Ancien président de l’OM, Pape Diouf a taclé le président de la CAF, Ahmad, pour ses propos qui ont visé à mettre la pression sur le Cameroun, pays-hôte de la CAN 2019, au cours des derniers mois.


« Même à quatre équipes, le Cameroun n’est pas prêt. » En plein été 2017, le président de la CAF, Ahmad, avait mis un sacré coup de pression sur le Cameroun, pays-hôte de la CAN 2019. Depuis, ces propos ont beaucoup fait parler au pays des Lions Indomptables, qui accueille actuellement une mission d’inspection de la CAF. Pour l’ancien président de l’OM, Pape Diouf, une voix respectée dans le football africain, le Malgache a eu tort de tenir un tel discours.

« Sans vouloir tomber dans le piège de ceux qui pensent qu’il y a une sorte de règlement de compte entre l’actuel président de la CAF et l’ancien (le Camerounais Issa Hayatou, ndlr), je pense simplement que depuis qu’il est arrivé, Ahmad a eu l’imprudence, je dirais même l’insolence, de dire que le Cameroun n’était pas en mesure d’organiser une compétition avec quatre nations. C’est des choses qui ne se disent pas, et cela ne se dit pas à propos d’un pays auquel l’Afrique doit tant sur le plan de la reconnaissance mondiale« , a déploré l’ancien agent de joueurs au micro de Canal+ Afrique.

« Je ne comprends absolument pas l’attitude de l’actuel président de la CAF, Ahmad, sur cette pression qu’il veut mettre sur le Cameroun, un grand pays du football. On sait aussi qu’en matière de préparation pour une grande compétition, il faut toujours quasiment attendre les ultimes instants pour que tout soit prêt« , a argué le Franco-Sénégalais. « Pourquoi vouloir aujourd’hui demander au Cameroun, ce qui n’a pas été demandé à d’autres pays ? Je suis de ceux qui pensent que le Cameroun sera prêt, que le Cameroun pourra organiser la compétition dans de très bonnes conditions.

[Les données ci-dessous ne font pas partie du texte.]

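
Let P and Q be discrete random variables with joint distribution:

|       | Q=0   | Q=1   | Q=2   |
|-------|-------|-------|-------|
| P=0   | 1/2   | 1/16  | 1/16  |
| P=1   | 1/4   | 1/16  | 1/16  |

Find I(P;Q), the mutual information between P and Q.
Marginal P(P) (row sums):
  P(P=0) = 1/2 + 1/16 + 1/16 = 5/8
  P(P=1) = 1/4 + 1/16 + 1/16 = 3/8
Marginal P(Q) (column sums):
  P(Q=0) = 1/2 + 1/4 = 3/4
  P(Q=1) = 1/16 + 1/16 = 1/8
  P(Q=2) = 1/16 + 1/16 = 1/8

H(P) = -[(5/8)·log₂(5/8) + (3/8)·log₂(3/8)]
  = 0.4238 + 0.5306
  = 0.9544 bits
H(Q) = -[(3/4)·log₂(3/4) + (1/8)·log₂(1/8) + (1/8)·log₂(1/8)]
  = 0.3113 + 0.3750 + 0.3750
  = 1.0613 bits
H(P,Q) = -[(1/2)·log₂(1/2) + (1/16)·log₂(1/16) + (1/16)·log₂(1/16) + (1/4)·log₂(1/4) + (1/16)·log₂(1/16) + (1/16)·log₂(1/16)]
  = 0.5000 + 0.2500 + 0.2500 + 0.5000 + 0.2500 + 0.2500
  = 2.0000 bits

I(P;Q) = H(P) + H(Q) - H(P,Q)
  = 0.9544 + 1.0613 - 2.0000
  = 0.0157 bits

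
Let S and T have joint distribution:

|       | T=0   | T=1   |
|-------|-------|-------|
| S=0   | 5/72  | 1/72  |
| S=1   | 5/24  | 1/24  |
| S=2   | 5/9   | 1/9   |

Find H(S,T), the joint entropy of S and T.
H(S,T) = -Σ P(S,T) log₂ P(S,T), summed over the non-zero cells:
H(S,T) = -[(5/72)·log₂(5/72) + (1/72)·log₂(1/72) + (5/24)·log₂(5/24) + (1/24)·log₂(1/24) + (5/9)·log₂(5/9) + (1/9)·log₂(1/9)]
  = 0.2672 + 0.0857 + 0.4715 + 0.1910 + 0.4711 + 0.3522
  = 1.8387 bits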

Aujourd’hui, mettre cette pression sur ce pays, à la limite malsaine, comme tentent de le faire certains membres de la CAF et son président, je ne trouve pas ça honorable. » Pour rappel, cette CAN sera la première organisée en juin/juillet et avec 24 équipes. Le rapport de la mission d’inspection qui achèvera sa visite la semaine prochaine est très attendu.